According to the World Bank, clothing production accounts for approximately 10 percent of global carbon emissions. That’s more than what the aviation and shipping industries combined. Fashion factories also consume a large amount of water during production – around 900 million cubic meters per year, to be specific – and generate 20% of the world’s wastewater. As consumers throw out old clothes and buy new ones, our planet’s landfills continue to grow.

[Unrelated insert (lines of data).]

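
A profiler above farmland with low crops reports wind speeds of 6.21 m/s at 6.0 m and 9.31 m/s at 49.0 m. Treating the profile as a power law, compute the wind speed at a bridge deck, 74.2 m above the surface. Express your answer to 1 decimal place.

10.1 m/s

First find α: α = ln(V₂/V₁)/ln(z₂/z₁) = ln(9.31/6.21)/ln(49.0/6.0) = 0.40493/2.10006 = 0.1928
Extrapolate from 49.0 m to 74.2 m: V₃ = 9.31 × (74.2/49.0)^0.1928 = 9.31 × 1.0833 = 10.0855 m/s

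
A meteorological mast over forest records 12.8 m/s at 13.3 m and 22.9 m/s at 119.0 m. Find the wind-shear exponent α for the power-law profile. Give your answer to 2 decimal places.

Power law: V₂/V₁ = (z₂/z₁)^α ⇒ α = ln(V₂/V₁) / ln(z₂/z₁)
α = ln(22.9/12.8) / ln(119.0/13.3) = ln(1.7891) / ln(8.9474)
  = 0.58169 / 2.19136 = 0.26545

α ≈ 0.27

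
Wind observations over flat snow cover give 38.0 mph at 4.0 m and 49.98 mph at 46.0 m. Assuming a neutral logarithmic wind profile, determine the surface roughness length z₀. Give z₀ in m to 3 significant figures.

z₀ ≈ 0.00173 m

Log law: V(z) ∝ ln(z/z₀). With r = V₁/V₂ = 38.0/49.98 = 0.76030,
r · ln(z₂/z₀) = ln(z₁/z₀) ⇒ ln z₀ = (ln z₁ − r·ln z₂)/(1 − r)
ln z₀ = (1.38629 − 0.76030×3.82864) / 0.23970 = -6.3607
z₀ = exp(-6.3607) = 0.001728 m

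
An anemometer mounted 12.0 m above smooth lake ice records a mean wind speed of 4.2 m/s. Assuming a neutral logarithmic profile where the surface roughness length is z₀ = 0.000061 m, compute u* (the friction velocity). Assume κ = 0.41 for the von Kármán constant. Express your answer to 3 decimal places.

u* ≈ 0.141 m/s

Log law: V(z) = (u*/κ) · ln(z/z₀) ⇒ u* = κ · V / ln(z/z₀)
u* = 0.41 × 4.2 / ln(12.0/0.000061) = 0.41 × 4.2 / 12.1895
   = 1.7220 / 12.1895 = 0.1413 m/s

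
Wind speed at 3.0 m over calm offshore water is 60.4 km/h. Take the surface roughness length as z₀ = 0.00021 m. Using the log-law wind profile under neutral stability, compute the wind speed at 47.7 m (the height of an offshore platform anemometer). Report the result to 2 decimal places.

Log law: V(z) ∝ ln(z/z₀), so V₂/V₁ = ln(z₂/z₀) / ln(z₁/z₀).
ln(47.7/0.00021) = 12.3333, ln(3.0/0.00021) = 9.5670
V₂ = 60.4 × 12.3333/9.5670 = 60.4 × 1.2892 = 77.8648 km/h

77.86 km/h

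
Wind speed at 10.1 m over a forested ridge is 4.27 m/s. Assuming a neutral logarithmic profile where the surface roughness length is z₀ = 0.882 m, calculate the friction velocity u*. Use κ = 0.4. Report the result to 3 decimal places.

Log law: V(z) = (u*/κ) · ln(z/z₀) ⇒ u* = κ · V / ln(z/z₀)
u* = 0.4 × 4.27 / ln(10.1/0.882) = 0.4 × 4.27 / 2.4381
   = 1.7080 / 2.4381 = 0.7005 m/s

u* ≈ 0.701 m/s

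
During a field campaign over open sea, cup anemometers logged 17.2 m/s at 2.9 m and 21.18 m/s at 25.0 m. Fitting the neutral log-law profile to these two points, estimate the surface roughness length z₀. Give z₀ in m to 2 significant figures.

Log law: V(z) ∝ ln(z/z₀). With r = V₁/V₂ = 17.2/21.18 = 0.81209,
r · ln(z₂/z₀) = ln(z₁/z₀) ⇒ ln z₀ = (ln z₁ − r·ln z₂)/(1 − r)
ln z₀ = (1.06471 − 0.81209×3.21888) / 0.18791 = -8.2447
z₀ = exp(-8.2447) = 0.0002626 m

z₀ ≈ 0.00026 m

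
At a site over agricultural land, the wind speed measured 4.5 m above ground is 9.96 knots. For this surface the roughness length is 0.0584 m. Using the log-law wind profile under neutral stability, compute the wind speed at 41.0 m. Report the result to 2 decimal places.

Log law: V(z) ∝ ln(z/z₀), so V₂/V₁ = ln(z₂/z₀) / ln(z₁/z₀).
ln(41.0/0.0584) = 6.5540, ln(4.5/0.0584) = 4.3445
V₂ = 9.96 × 6.5540/4.3445 = 9.96 × 1.5086 = 15.0254 knots

15.03 knots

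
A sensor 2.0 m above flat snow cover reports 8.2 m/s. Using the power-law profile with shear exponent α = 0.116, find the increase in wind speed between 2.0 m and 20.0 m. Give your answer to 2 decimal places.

Power law: V₂ = V₁ · (z₂/z₁)^α = 8.2 × (10.0000)^0.116 = 10.7106 m/s
ΔV = 10.7106 − 8.2 = 2.5106 m/s

2.51 m/s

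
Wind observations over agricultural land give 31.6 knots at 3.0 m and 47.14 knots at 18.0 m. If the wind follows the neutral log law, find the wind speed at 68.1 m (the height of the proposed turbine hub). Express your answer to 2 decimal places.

Log law: V ∝ ln(z/z₀). From the pair, with r = V₁/V₂ = 0.67034,
ln z₀ = (ln z₁ − r·ln z₂)/(1 − r) = (1.0986 − 0.67034×2.8904)/0.32966 = -2.5449 → z₀ = 0.07848 m
V₃ = V₁ · ln(z₃/z₀)/ln(z₁/z₀) = 31.6 × 6.7658/3.6435 = 58.6804 knots

58.68 knots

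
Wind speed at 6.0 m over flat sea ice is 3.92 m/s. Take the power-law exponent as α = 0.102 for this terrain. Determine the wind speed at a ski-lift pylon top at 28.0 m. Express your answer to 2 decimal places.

Power-law profile: V₂ = V₁ · (z₂/z₁)^α
V₂ = 3.92 × (28.0/6.0)^0.102 = 3.92 × (4.6667)^0.102
    = 3.92 × 1.1701 = 4.5870 m/s

4.59 m/s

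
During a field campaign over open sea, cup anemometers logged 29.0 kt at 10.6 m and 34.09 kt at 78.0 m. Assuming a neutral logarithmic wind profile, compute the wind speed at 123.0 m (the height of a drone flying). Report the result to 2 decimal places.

Log law: V ∝ ln(z/z₀). From the pair, with r = V₁/V₂ = 0.85069,
ln z₀ = (ln z₁ − r·ln z₂)/(1 − r) = (2.3609 − 0.85069×4.3567)/0.14931 = -9.0104 → z₀ = 0.0001221 m
V₃ = V₁ · ln(z₃/z₀)/ln(z₁/z₀) = 29.0 × 13.8226/11.3713 = 35.2516 kt

35.25 kt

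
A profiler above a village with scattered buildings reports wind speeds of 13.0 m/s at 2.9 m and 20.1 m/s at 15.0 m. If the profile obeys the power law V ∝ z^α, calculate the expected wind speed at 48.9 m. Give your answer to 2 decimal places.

27.50 m/s

First find α: α = ln(V₂/V₁)/ln(z₂/z₁) = ln(20.1/13.0)/ln(15.0/2.9) = 0.43577/1.64334 = 0.2652
Extrapolate from 15.0 m to 48.9 m: V₃ = 20.1 × (48.9/15.0)^0.2652 = 20.1 × 1.3680 = 27.4972 m/s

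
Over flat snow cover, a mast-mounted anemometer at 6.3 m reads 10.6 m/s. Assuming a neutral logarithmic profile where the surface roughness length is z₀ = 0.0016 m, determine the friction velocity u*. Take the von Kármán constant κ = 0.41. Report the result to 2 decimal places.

u* ≈ 0.52 m/s

Log law: V(z) = (u*/κ) · ln(z/z₀) ⇒ u* = κ · V / ln(z/z₀)
u* = 0.41 × 10.6 / ln(6.3/0.0016) = 0.41 × 10.6 / 8.2783
   = 4.3460 / 8.2783 = 0.5250 m/s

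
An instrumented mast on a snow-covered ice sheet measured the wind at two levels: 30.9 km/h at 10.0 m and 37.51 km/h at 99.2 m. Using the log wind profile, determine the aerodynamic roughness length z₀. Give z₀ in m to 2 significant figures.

z₀ ≈ 0.00022 m

Log law: V(z) ∝ ln(z/z₀). With r = V₁/V₂ = 30.9/37.51 = 0.82378,
r · ln(z₂/z₀) = ln(z₁/z₀) ⇒ ln z₀ = (ln z₁ − r·ln z₂)/(1 − r)
ln z₀ = (2.30259 − 0.82378×4.59714) / 0.17622 = -8.4238
z₀ = exp(-8.4238) = 0.0002196 m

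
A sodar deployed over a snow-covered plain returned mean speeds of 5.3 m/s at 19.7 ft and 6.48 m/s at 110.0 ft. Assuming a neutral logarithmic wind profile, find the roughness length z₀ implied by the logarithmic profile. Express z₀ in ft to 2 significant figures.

z₀ ≈ 0.0087 ft

Log law: V(z) ∝ ln(z/z₀). With r = V₁/V₂ = 5.3/6.48 = 0.81790,
r · ln(z₂/z₀) = ln(z₁/z₀) ⇒ ln z₀ = (ln z₁ − r·ln z₂)/(1 − r)
ln z₀ = (2.98062 − 0.81790×4.70048) / 0.18210 = -4.7442
z₀ = exp(-4.7442) = 0.008702 ft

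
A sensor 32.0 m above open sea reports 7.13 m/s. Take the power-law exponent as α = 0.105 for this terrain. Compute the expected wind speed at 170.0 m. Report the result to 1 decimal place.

8.5 m/s

Power-law profile: V₂ = V₁ · (z₂/z₁)^α
V₂ = 7.13 × (170.0/32.0)^0.105 = 7.13 × (5.3125)^0.105
    = 7.13 × 1.1917 = 8.4966 m/s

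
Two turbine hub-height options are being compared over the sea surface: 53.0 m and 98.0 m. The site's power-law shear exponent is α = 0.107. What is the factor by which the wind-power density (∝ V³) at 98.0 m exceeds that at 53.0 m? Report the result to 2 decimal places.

Speed ratio: V_B/V_A = (z_B/z_A)^α = (98.0/53.0)^0.107 = (1.8491)^0.107 = 1.06798
Power-density ratio: P_B/P_A = (V_B/V_A)³ = (1.06798)³ = 1.21812

1.22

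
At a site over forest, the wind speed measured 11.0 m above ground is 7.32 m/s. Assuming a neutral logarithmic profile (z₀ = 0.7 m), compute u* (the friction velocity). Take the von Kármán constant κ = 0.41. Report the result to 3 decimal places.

Log law: V(z) = (u*/κ) · ln(z/z₀) ⇒ u* = κ · V / ln(z/z₀)
u* = 0.41 × 7.32 / ln(11.0/0.7) = 0.41 × 7.32 / 2.7546
   = 3.0012 / 2.7546 = 1.0895 m/s

u* ≈ 1.090 m/s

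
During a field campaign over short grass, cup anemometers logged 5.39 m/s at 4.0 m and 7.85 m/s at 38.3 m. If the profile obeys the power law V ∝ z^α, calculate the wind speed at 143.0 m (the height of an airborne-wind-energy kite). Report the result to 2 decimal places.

First find α: α = ln(V₂/V₁)/ln(z₂/z₁) = ln(7.85/5.39)/ln(38.3/4.0) = 0.37597/2.25916 = 0.1664
Extrapolate from 38.3 m to 143.0 m: V₃ = 7.85 × (143.0/38.3)^0.1664 = 7.85 × 1.2451 = 9.7743 m/s

9.77 m/s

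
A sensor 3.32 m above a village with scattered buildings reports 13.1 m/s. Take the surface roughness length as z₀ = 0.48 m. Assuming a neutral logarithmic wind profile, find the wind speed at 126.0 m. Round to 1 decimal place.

37.7 m/s

Log law: V(z) ∝ ln(z/z₀), so V₂/V₁ = ln(z₂/z₀) / ln(z₁/z₀).
ln(126.0/0.48) = 5.5703, ln(3.32/0.48) = 1.9339
V₂ = 13.1 × 5.5703/1.9339 = 13.1 × 2.8803 = 37.7315 m/s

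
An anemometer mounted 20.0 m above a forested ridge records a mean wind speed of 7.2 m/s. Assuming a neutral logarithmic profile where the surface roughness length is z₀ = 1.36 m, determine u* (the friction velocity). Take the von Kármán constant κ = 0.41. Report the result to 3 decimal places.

Log law: V(z) = (u*/κ) · ln(z/z₀) ⇒ u* = κ · V / ln(z/z₀)
u* = 0.41 × 7.2 / ln(20.0/1.36) = 0.41 × 7.2 / 2.6882
   = 2.9520 / 2.6882 = 1.0981 m/s

u* ≈ 1.098 m/s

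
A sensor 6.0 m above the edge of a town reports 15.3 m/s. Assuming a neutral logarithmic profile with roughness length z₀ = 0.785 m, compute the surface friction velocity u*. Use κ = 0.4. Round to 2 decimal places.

Log law: V(z) = (u*/κ) · ln(z/z₀) ⇒ u* = κ · V / ln(z/z₀)
u* = 0.4 × 15.3 / ln(6.0/0.785) = 0.4 × 15.3 / 2.0338
   = 6.1200 / 2.0338 = 3.0091 m/s

u* ≈ 3.01 m/s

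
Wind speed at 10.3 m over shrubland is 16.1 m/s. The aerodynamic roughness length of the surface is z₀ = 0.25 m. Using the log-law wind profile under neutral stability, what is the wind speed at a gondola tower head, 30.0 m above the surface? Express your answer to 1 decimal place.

Log law: V(z) ∝ ln(z/z₀), so V₂/V₁ = ln(z₂/z₀) / ln(z₁/z₀).
ln(30.0/0.25) = 4.7875, ln(10.3/0.25) = 3.7184
V₂ = 16.1 × 4.7875/3.7184 = 16.1 × 1.2875 = 20.7288 m/s

20.7 m/s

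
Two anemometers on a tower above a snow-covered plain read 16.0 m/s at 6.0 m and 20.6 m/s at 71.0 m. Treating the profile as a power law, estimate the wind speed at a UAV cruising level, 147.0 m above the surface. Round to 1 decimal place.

22.2 m/s

First find α: α = ln(V₂/V₁)/ln(z₂/z₁) = ln(20.6/16.0)/ln(71.0/6.0) = 0.25270/2.47092 = 0.1023
Extrapolate from 71.0 m to 147.0 m: V₃ = 20.6 × (147.0/71.0)^0.1023 = 20.6 × 1.0773 = 22.1917 m/s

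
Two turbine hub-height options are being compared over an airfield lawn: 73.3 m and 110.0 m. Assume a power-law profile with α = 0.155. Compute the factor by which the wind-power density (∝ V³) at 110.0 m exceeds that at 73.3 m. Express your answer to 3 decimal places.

Speed ratio: V_B/V_A = (z_B/z_A)^α = (110.0/73.3)^0.155 = (1.5007)^0.155 = 1.06494
Power-density ratio: P_B/P_A = (V_B/V_A)³ = (1.06494)³ = 1.20774

1.208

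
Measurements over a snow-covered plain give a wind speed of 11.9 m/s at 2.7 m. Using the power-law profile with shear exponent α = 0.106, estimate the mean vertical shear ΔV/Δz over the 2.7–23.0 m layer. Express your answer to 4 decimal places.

Power law: V₂ = V₁ · (z₂/z₁)^α = 11.9 × (8.5185)^0.106 = 14.9336 m/s
ΔV/Δz = (14.9336 − 11.9)/(23.0 − 2.7) = 3.0336/20.3000 = 0.14944 m/s/m

0.1494 m/s/m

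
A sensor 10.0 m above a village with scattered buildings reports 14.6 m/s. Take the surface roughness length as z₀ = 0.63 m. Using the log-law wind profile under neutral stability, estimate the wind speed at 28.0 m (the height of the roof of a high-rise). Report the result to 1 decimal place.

Log law: V(z) ∝ ln(z/z₀), so V₂/V₁ = ln(z₂/z₀) / ln(z₁/z₀).
ln(28.0/0.63) = 3.7942, ln(10.0/0.63) = 2.7646
V₂ = 14.6 × 3.7942/2.7646 = 14.6 × 1.3724 = 20.0374 m/s

20.0 m/s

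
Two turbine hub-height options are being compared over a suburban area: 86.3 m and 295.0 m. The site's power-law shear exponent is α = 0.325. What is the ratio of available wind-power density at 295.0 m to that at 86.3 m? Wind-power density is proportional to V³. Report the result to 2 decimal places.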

All of this presents a dilemma for consumers. As we are all being encouraged to get electric cars, install heat pumps and solar panels in our homes, reduce our dependence on single-use plastic, and avoid an environmental catastrophe, we face the possibility of a new relationship to the clothes that we wear.
It is not easy. Although you can purchase less frequently and more carefully, the pressures to be professional and socially attractive are great. The clothes we wear are a way to express ourselves. Reducing consumption will not stop that expression. While buying an electric vehicle is exciting, fitting solar panels feel very modern. However, the prospect of wearing the same clothing for months, or even years, is not appealing, even if you trade cheap and disposable pieces for more durable and expensive items.
However, we are in the age of the circular economy, and new entrepreneurs have opened the doors to fashion. DePop in Britain, which was sold to Etsy recently for $1.6billion, demonstrated that secondhand clothing can still be sold to the next generation via a peer-to-peer platform.
Make the Most of What You Have
But secondhand clothes don’t have to be the only thing in town. Jill Chivers, author, and entrepreneur encourages her readers to make the best of what they have. Bianca Rangecroft is one of the many who have adopted this idea.
Rangecroft describes herself to be a typical young analyst, recalling her career in investment banking. “I was a shoe-lover and loved fashion.”
At that moment, she saw a problem that her colleagues and herself shared. While there was much clothing shopping going on, a lot was thrown out or not used. People weren’t making the most of what they had. Even women with high salaries complained they did not have enough clothes for presentations or client meetings.
It’s a 21st-century problem. However, it’s also a potential market opportunity. Rangecroft came up with the idea for Wearing, a tool that allows women to use their clothes as stylists online.
Rangecroft started building the tech internally after conducting focus group discussions. It was also challenging to find VC investors. “There was a lot more interest than there was in the VCs’ portfolios. There was a lot to be done. It would take more convincing them.
A gender divide was also evident. VCs tended to be predominantly male, so they didn’t see a significant problem that warranted backing a solution. Rangecroft decided to postpone fund-fundraising because the valuation was too high.
It was 2020 during the pandemic. Where launched in beta in 2021. Customers can digitize their wardrobes, organize items into “collections,” and even sell clothes that they don’t need.
Who is the user base, and why? Evidence to date shows that the user base may not be as diverse as we expected. Rangecroft states that they thought women between 30 and 45 would be the most desirable, with high disposable incomes. “65 percent of our audience comes from Generation Z.”
It shouldn’t surprise us. The circular economy, in fashion terms, has been around longer than most people realize, not least in the form of vintage shops or their less trendy cousins at charity shops. These shops have been a popular destination for younger people, but they may be open to anyone who wants to most of their existing sartorial assets.
Rangecroft believes that Wearing can attract women across all demographics because of its wide range of options. Some enjoy the convenience of digitizing clothes and matching them up with outfits. Others love the recommendation aspect. Others can profit from the sale or repair options.
The question is: Is Wearing just a style advisory service based on past purchases, or can it play a part in creating a fashion ecosystem that is less wasteful?
Well, it’s probably a combination of both. Sustainability and circularity were the core of the company’s offering. Any way that allows us all to buy less and re-use more easily has some positive impact on our environment. The app has been downloaded more 30,000 times, and users upload on average 35 items of clothing. This is a great start but not enough to save the planet.
However, there’s a more significant point. Businesses and economic models are essential if we want to see changes in human consumption behavior. Although the individual impact is limited, it can have a significant effect on the overall economy. However, collectively the result of eco-friendly companies could be even more critical.
This is an area that is increasingly attractive to entrepreneurs. Stylebook and Save Your Wardrobe both cover the category shop your wardrobe. Vinted, Depop, and Rent the Runway address the secondhand marketplace. Good on You, however, allows you to verify the sustainability of potential purchases.
There is at least a business opportunity. The circular economy’s ability to gain traction will have an impact on the environment.